I'm working through Infinitesimal Calculus by Henle and Kleinberg on my own and I'm having some trouble with one of the exercises. Here's what I have currently:
Exercise:
Let $j$ be the hyperreal $\{1, 2, 3,...\}$, prove $j$ > every real number $r$.
My proof:
Let $f$ be a function $\{1, 1/2, 1/3,...\}$, by definition of infinitesimal we know that $\forall{n \in \mathbb N} \{f(n) > 0\}$ and $\forall{n \in \mathbb N}\{f(n) < r\}$.
So $f \cap \mathbb R = \emptyset$ and $f \cap j = \emptyset$.
Consider $c$ the complement of the infinitesimal set ${}^\ast\mathbb R \setminus f$.

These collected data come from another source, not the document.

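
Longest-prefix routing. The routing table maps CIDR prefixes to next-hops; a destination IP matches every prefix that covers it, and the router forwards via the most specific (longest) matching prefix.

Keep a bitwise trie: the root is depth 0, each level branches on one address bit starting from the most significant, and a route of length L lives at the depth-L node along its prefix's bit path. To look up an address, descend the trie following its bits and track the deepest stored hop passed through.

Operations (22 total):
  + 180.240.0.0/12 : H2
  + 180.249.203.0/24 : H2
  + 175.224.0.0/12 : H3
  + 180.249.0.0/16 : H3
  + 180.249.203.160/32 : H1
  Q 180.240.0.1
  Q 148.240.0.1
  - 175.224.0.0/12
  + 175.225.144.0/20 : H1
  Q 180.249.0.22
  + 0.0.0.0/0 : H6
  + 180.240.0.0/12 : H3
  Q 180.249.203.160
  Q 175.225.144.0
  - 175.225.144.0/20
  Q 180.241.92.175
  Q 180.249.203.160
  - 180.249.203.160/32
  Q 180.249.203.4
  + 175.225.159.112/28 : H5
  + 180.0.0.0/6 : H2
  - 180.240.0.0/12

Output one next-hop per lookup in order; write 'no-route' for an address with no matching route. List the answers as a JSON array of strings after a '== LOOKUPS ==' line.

Apply in order:
  + 180.240.0.0/12 (H2) depth=12
  + 180.249.203.0/24 (H2) depth=24
  + 175.224.0.0/12 (H3) depth=12
  + 180.249.0.0/16 (H3) depth=16
  + 180.249.203.160/32 (H1) depth=32
  ? 180.240.0.1  path d0:-→d1:-→d2:-→d3:-→d4:-→d5:-→d6:-→d7:-→d8:-→d9:-→d10:-→d11:-→d12:H2  best=H2
  ? 148.240.0.1  path d0:-→d1:-→d2:-  best=no-route
  del 175.224.0.0/12 (clear depth 12)
  + 175.225.144.0/20 (H1) depth=20
  ? 180.249.0.22  path d0:-→d1:-→d2:-→d3:-→d4:-→d5:-→d6:-→d7:-→d8:-→d9:-→d10:-→d11:-→d12:H2→d13:-→d14:-→d15:-→d16:H3  best=H3
  + 0.0.0.0/0 (H6) depth=0
  + 180.240.0.0/12 (H3) depth=12
  ? 180.249.203.160  path d0:H6→d1:-→d2:-→d3:-→d4:-→d5:-→d6:-→d7:-→d8:-→d9:-→d10:-→d11:-→d12:H3→d13:-→d14:-→d15:-→d16:H3→d17:-→d18:-→d19:-→d20:-→d21:-→d22:-→d23:-→d24:H2→d25:-→d26:-→d27:-→d28:-→d29:-→d30:-→d31:-→d32:H1  best=H1
  ? 175.225.144.0  path d0:H6→d1:-→d2:-→d3:-→d4:-→d5:-→d6:-→d7:-→d8:-→d9:-→d10:-→d11:-→d12:-→d13:-→d14:-→d15:-→d16:-→d17:-→d18:-→d19:-→d20:H1  best=H1
  del 175.225.144.0/20 (clear depth 20)
  ? 180.241.92.175  path d0:H6→d1:-→d2:-→d3:-→d4:-→d5:-→d6:-→d7:-→d8:-→d9:-→d10:-→d11:-→d12:H3  best=H3
  ? 180.249.203.160  path d0:H6→d1:-→d2:-→d3:-→d4:-→d5:-→d6:-→d7:-→d8:-→d9:-→d10:-→d11:-→d12:H3→d13:-→d14:-→d15:-→d16:H3→d17:-→d18:-→d19:-→d20:-→d21:-→d22:-→d23:-→d24:H2→d25:-→d26:-→d27:-→d28:-→d29:-→d30:-→d31:-→d32:H1  best=H1
  del 180.249.203.160/32 (clear depth 32)
  ? 180.249.203.4  path d0:H6→d1:-→d2:-→d3:-→d4:-→d5:-→d6:-→d7:-→d8:-→d9:-→d10:-→d11:-→d12:H3→d13:-→d14:-→d15:-→d16:H3→d17:-→d18:-→d19:-→d20:-→d21:-→d22:-→d23:-→d24:H2  best=H2
  + 175.225.159.112/28 (H5) depth=28
  + 180.0.0.0/6 (H2) depth=6
  del 180.240.0.0/12 (clear depth 12)

== LOOKUPS ==
["H2","no-route","H3","H1","H1","H3","H1","H2"]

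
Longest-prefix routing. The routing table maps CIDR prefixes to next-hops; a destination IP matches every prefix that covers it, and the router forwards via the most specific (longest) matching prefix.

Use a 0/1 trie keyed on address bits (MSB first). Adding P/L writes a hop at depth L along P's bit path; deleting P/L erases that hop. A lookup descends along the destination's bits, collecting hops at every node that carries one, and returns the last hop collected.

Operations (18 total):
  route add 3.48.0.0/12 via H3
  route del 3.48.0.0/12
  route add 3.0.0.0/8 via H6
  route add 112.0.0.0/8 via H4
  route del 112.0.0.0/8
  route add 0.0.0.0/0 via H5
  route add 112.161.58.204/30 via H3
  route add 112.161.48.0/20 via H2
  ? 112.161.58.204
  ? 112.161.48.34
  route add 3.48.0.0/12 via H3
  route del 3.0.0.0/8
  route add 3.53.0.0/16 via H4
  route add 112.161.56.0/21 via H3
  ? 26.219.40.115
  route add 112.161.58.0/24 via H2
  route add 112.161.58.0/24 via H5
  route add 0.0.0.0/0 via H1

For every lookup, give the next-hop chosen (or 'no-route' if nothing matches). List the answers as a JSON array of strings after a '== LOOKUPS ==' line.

Process each operation:
  + 3.48.0.0/12 (H3) depth=12
  - 3.48.0.0/12 clear@12
  + 3.0.0.0/8 (H6) depth=8
  + 112.0.0.0/8 (H4) depth=8
  - 112.0.0.0/8 clear@8
  + 0.0.0.0/0 (H5) depth=0
  + 112.161.58.204/30 (H3) depth=30
  + 112.161.48.0/20 (H2) depth=20
  lookup 112.161.58.204: bits 011100001010000100111010110011 walk d0:H5→d1:-→d2:-→d3:-→d4:-→d5:-→d6:-→d7:-→d8:-→d9:-→d10:-→d11:-→d12:-→d13:-→d14:-→d15:-→d16:-→d17:-→d18:-→d19:-→d20:H2→d21:-→d22:-→d23:-→d24:-→d25:-→d26:-→d27:-→d28:-→d29:-→d30:H3 -> H3
  lookup 112.161.48.34: bits 01110000101000010011 walk d0:H5→d1:-→d2:-→d3:-→d4:-→d5:-→d6:-→d7:-→d8:-→d9:-→d10:-→d11:-→d12:-→d13:-→d14:-→d15:-→d16:-→d17:-→d18:-→d19:-→d20:H2 -> H2
  + 3.48.0.0/12 (H3) depth=12
  - 3.0.0.0/8 clear@8
  + 3.53.0.0/16 (H4) depth=16
  + 112.161.56.0/21 (H3) depth=21
  lookup 26.219.40.115: bits 000 walk d0:H5→d1:-→d2:-→d3:- -> H5
  + 112.161.58.0/24 (H2) depth=24
  + 112.161.58.0/24 (H5) depth=24
  + 0.0.0.0/0 (H1) depth=0

== LOOKUPS ==
["H3","H2","H5"]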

...and I'm not sure where to go from here. I'd like to show that $c$ is somehow > $r$, but maybe that's not the right path. I was thinking I could use the fact that $c$ is a superset of $j$ and we know that $j$ is quasi-big.
Thanks for your help!
I would instead take a real number $r$, i.e. the equivalence class $[(r, r, \dots, r, \dots)]$, and show that this is less than $j = [(1, 2, 3, \dots)]$.
This follows from the definition of $<$ in the hyperreals. Indeed, the set of elements $r_n = r$ which are greater than $j_n = n$ is finite, so is small with respect to the ultrafilter of our construction. So $r < j$.